Interdependence, which defines the level of resource sharing among sectors, drives the behavior of systems before and after disruptions. Since infrastructure interconnectedness leads to improved efficiency during normal operations there is interest in preserving interdependence during disruptions because it can be utilized for speedy recoveries. Among other approaches this study concentrates on macroeconomic interdependence because it provides insights into other levels of interdependence.
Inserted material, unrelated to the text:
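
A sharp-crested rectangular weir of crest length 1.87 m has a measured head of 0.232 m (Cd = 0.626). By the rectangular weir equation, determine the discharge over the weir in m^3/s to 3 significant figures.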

The inoperability input-output model (IIM) enterprise is employed and expanded in this study to provide a useful tool for measuring the cascading effects of disruptions across large-scale interdependent infrastructural systems. This research defines economic resilience for interdependent infrastructures as an “ability exhibited by such systems that allows them to recover productivity after a disruptive event in a desired time and/or with an acceptable cost”. Through the dynamic interdependent risk model resilience for a disrupted infrastructure is quantified in terms of its average system functionality, maximum loss in functionality and the time to recovery, which make up a resilience estimation decision-space (Pant et al., 2013). Estimating such a decision-space through the dynamic model depends upon the estimation of the recovery rate parameter in the model.
This research proposes a new approach, based on dynamic data assimilation methods, for estimating the recovery rate parameter and strengthening post-disaster resilience of economic systems. Data assimilation refers to the technique of combining observations with the model to improve its predictive nature. Of particular interest to us are dynamic data assimilation methods that improve the forecasting capability of the model. The solution to the data assimilation problem generates estimates for the rate of resilient recovery that reflects planning considerations interpreted as commodity substitutions, inventory management and incorporating redundancies.
The analysis approach is employed in an application of disaster recovery at inland ports. Given the annual import-export of commodities at the port we are interested in analyzing the recovery of industries if there is an event leading to port shutdown for a few days. Of particular interest in the analysis is the resilience each industry would have in order to achieve a level of recovery at some time once the port has started recovering. For any industrial sector this becomes a valid concern as it helps in planning for recovery according to set targets. At the marcoeconomic scale such effects can be extrapolated and interpreted at the regional and national economic scales. Overall the resilience estimation approach suggested in this research can be applied to the overall economy to obtain the best possible resiliences options dependent upon time and recovery patterns.